Configure Access to GCS from Your Cluster
After obtaining the service account key, perform these steps on your cluster. The steps below assume that your service account key is called google-access-key.json. If you chose a different name, make sure to update the commands accordingly.
Steps
Place the service account key on all nodes of the clusters.
Note the following about the location where to place file:
Make sure to use an absolute path such as
/etc/hadoop/conf/google-access-key.json
(wheregoogle-access-key.json
is your JSON key).The path must be the same on all nodes.
In a single-user cluster,
/etc/hadoop/conf/google-access-key.json
is appropriate. Permissions for the file should be set to 444.If you need to use this option with a multi-user cluster, you should place this in the user's home directory:
${USER_HOME}/.credentials/storage.json
. Permissions for the file should be set to 400.
There are many ways to place the file on the hosts. For example you can create a `hosts` file listing all the hosts, one per line, and then run the following:
for host in `cat hosts`; do scp -i <Path_to_ssh_private_key> google-access-key.json <Ssh_user>@$host:/etc/hadoop/conf/google-access-key.json; done
In the Ambari web UI, set the following two properties under custom-core-site.
To set these properties in the custom-core-site, navigate to HDFS > Configs > Custom core-site and click Add Property. The JSON and the p12 properties cannot be set at the same time.
If using a key in the JSON format (recommended), set the following properties:
fs.gs.auth.service.account.json.keyfile=<Path-to-the-JSON-file> fs.gs.working.dir=/ fs.gs.path.encoding=uri-path fs.gs.reported.permissions=777
If using a key in the P12 format, set the following properties:
fs.gs.auth.service.account.email=<Your-Service-Account-email> fs.gs.auth.service.account.keyfile=<Path-to-the-p12-file> fs.gs.working.dir=/ fs.gs.path.encoding=uri-path fs.gs.reported.permissions=777
Note Setting
fs.gs.working.dir
configures the initial working directory of a GHFS instance. This should always be set to "/".Setting
fs.gs.path.encoding
sets the path encoding to be used, and allows for spaces in the filename. This should always be set to "uri-path".Setting
fs.gs.reported.permissions
sets permissions for file listings when using gs. The default 700 may end up being too restrictive for some processes performing file-based checks.

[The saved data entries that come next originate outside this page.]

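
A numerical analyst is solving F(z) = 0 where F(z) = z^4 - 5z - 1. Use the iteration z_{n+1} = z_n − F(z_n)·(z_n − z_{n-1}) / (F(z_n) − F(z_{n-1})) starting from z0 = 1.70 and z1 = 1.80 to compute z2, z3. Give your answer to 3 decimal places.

F(1.70) = -1.14790, F(1.80) = 0.49760
z2 = 1.80000 − 0.49760·(1.80000 − 1.70000) / (0.49760 − (-1.14790)) = 1.80000 − (0.04976)/(1.64550) = 1.76976
F(1.76976) = -0.03906
z3 = 1.76976 − (-0.03906)·(1.76976 − 1.80000) / (-0.03906 − 0.49760) = 1.76976 − (0.00118)/(-0.53666) = 1.77196

1.770, 1.772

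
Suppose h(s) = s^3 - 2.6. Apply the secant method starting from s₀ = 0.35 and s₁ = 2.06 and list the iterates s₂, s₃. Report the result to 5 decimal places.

0.85267, 1.14701

h(0.35) = -2.5571250, h(2.06) = 6.1418160
s₂ = 2.0600000 − 6.1418160·(2.0600000 − 0.3500000) / (6.1418160 − (-2.5571250)) = 2.0600000 − (10.5025054)/(8.6989410) = 0.8526685
h(0.8526685) = -1.9800728
s₃ = 0.8526685 − (-1.9800728)·(0.8526685 − 2.0600000) / (-1.9800728 − 6.1418160) = 0.8526685 − (2.3906043)/(-8.1218888) = 1.1470094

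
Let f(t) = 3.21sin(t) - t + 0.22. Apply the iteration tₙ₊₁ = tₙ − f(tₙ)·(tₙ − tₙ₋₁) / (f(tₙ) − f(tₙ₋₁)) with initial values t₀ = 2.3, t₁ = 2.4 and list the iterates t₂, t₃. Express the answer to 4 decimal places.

f(2.3) = 0.313714, f(2.4) = -0.011763
t₂ = 2.400000 − (-0.011763)·(2.400000 − 2.300000) / (-0.011763 − 0.313714) = 2.400000 − (-0.001176)/(-0.325477) = 2.396386
f(2.396386) = 0.000392
t₃ = 2.396386 − 0.000392·(2.396386 − 2.400000) / (0.000392 − (-0.011763)) = 2.396386 − (-0.000001)/(0.012155) = 2.396502

2.3964, 2.3965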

Save the configuration change and restart affected services. Additionally - depending on what services you are using - you must restart other services that access cloud storage such as Spark Thrift Server, HiveServer2, and Hive Metastore; These will not be listed as affected by Ambari, but require a restart to pick up the configuration changes.
Test access to the Google Cloud Storage bucket by running a few commands from any cluster node. For example, you can use the command listed below (replace “mytestbucket” with the name of your bucket):
hadoop fs -ls gs://mytestbucket/
After performing these steps, you should be able to start working with the Google Cloud Storage bucket(s).